Tudo aconteceu muito rápido. Foi em março. De uma hora para outra o tempo parou, as lojas fecharam, as pessoas se recolheram, o clima ficou tenso, tão denso que uma palavra cortava o ar com a intensidade de um trovão.  Não se falava de outra coisa. As autoridades ficaram ouriçadas. Na internet, na televisão, no rádio, no jornal e nas rodas de conversa o assunto surgiu como um surto. Vinha de longe. Era sério e perigoso. Uma confusão de bocas, olhos e expressões. Era possível perceber no semblante de alguns o medo e em outros a incredulidade. Ao mesmo tempo havia aqueles que faziam pouco e debochavam como se tudo não passasse de  invenção. 

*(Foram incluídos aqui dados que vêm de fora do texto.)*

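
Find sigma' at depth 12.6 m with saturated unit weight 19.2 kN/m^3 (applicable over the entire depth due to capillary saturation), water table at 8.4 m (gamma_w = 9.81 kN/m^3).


Result: 200.72 kPa

Derivation:
Total stress = gamma_sat * depth
sigma = 19.2 * 12.6 = 241.92 kPa
Pore water pressure u = gamma_w * (depth - d_wt)
u = 9.81 * (12.6 - 8.4) = 41.202 kPa
Effective stress = sigma - u
sigma' = 241.92 - 41.202 = 200.72 kPa


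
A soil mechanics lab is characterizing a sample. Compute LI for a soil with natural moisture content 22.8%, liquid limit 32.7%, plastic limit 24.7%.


First compute the plasticity index:
PI = LL - PL = 32.7 - 24.7 = 8.0
Then compute the liquidity index:
LI = (w - PL) / PI
LI = (22.8 - 24.7) / 8.0
LI = -0.237


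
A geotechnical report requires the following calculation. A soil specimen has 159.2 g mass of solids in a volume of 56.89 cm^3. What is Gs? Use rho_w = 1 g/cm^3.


Result: 2.798

Derivation:
Using Gs = m_s / (V_s * rho_w)
Since rho_w = 1 g/cm^3:
Gs = 159.2 / 56.89
Gs = 2.798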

 Uma nova ordem mundial foi imposta, mas não foi concebida, como de costume, em luxuosos gabinetes de políticos poderosos. O mandante não tinha corpo, não tinha cara, mas expressava um poder inimaginável. Uma força capaz de colocar de joelhos qualquer um, rico ou pobre, não importava. No fim, a sua vontade imperava. Aos poucos a rotina diária se transformou, cada um ficou no seu canto, sem privilégios, sem distinção. A partir desse momento, só seria possível fazer contato com o mundo lá fora pela janela ou pela tela do computador. Fomos isolados em casa.

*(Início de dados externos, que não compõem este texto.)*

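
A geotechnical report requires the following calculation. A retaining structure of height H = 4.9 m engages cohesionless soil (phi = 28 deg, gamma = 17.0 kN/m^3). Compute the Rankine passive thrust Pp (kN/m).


Compute passive earth pressure coefficient:
Kp = tan^2(45 + phi/2) = tan^2(59.0) = 2.769826
Compute passive force:
Pp = 0.5 * Kp * gamma * H^2
Pp = 0.5 * 2.769826 * 17.0 * 4.9^2
Pp = 565.28 kN/m


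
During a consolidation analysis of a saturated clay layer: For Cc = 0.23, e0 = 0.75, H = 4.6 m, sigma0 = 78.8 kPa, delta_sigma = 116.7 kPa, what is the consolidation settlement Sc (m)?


Result: 0.2386 m

Derivation:
Using Sc = Cc * H / (1 + e0) * log10((sigma0 + delta_sigma) / sigma0)
Stress ratio = (78.8 + 116.7) / 78.8 = 2.48096
log10(2.48096) = 0.394621
Cc * H / (1 + e0) = 0.23 * 4.6 / (1 + 0.75) = 0.604571
Sc = 0.604571 * 0.394621
Sc = 0.2386 m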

Membros de uma família, agora, vivem ao mesmo tempo, no mesmo espaço, na mesma hora, todos os dias. No começo, apesar da preocupação e dos cuidados que todos deveriam observar, esse distanciamento do resto do mundo parecia uma boa ideia. Porém, não era mais permitido se amofinar para depois se distrair com a cidade, suas luzes e tentações. Uns cantavam e tocavam instrumentos nas sacadas dos prédios, outros repartiam a própria comida com estranhos. Mas todos estavam confiantes, que tudo isso seria breve, e logo a cidade voltaria a respirar.

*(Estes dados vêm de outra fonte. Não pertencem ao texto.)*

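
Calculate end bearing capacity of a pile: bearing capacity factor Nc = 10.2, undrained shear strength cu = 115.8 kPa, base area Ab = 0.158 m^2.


Using Qb = Nc * cu * Ab
Qb = 10.2 * 115.8 * 0.158
Qb = 186.62 kN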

Então, com a diminuição dos apelos comerciais cotidianos, fomos coagidos a rever nossas vidas, nossas rotas, nossas escolhas, alguns de nós, pelo menos, talvez os mesmos de sempre. Nessa hora é bom lembrar de uma velha batalha da espécie, o ser humano tem um desejo enorme de domar o tempo, pois é assombrado por ele. Não gostamos de vê-lo passar, detestamos perdê-lo e não sabemos aproveitá-lo. Como é desconfortável ter tempo à disposição! Ele funciona como um espelho, mostrando uma imagem que não queremos ver. Cada minuto que passa carrega em si uma sensação de pressão interna, um aperto, um calafrio constante, que nos fazem rir uma risada tétrica e desconcertada. As situações e as pessoas são processadas pelos olhos e passam tão rápido pela cabeça, que mal acionam os pensamentos que temos. Tudo que vemos, falamos e ouvimos torna-se eco inconsciente. Sentimos, mas não falamos nada. Temos perguntas, mas tudo fica latente, temos medo da resposta.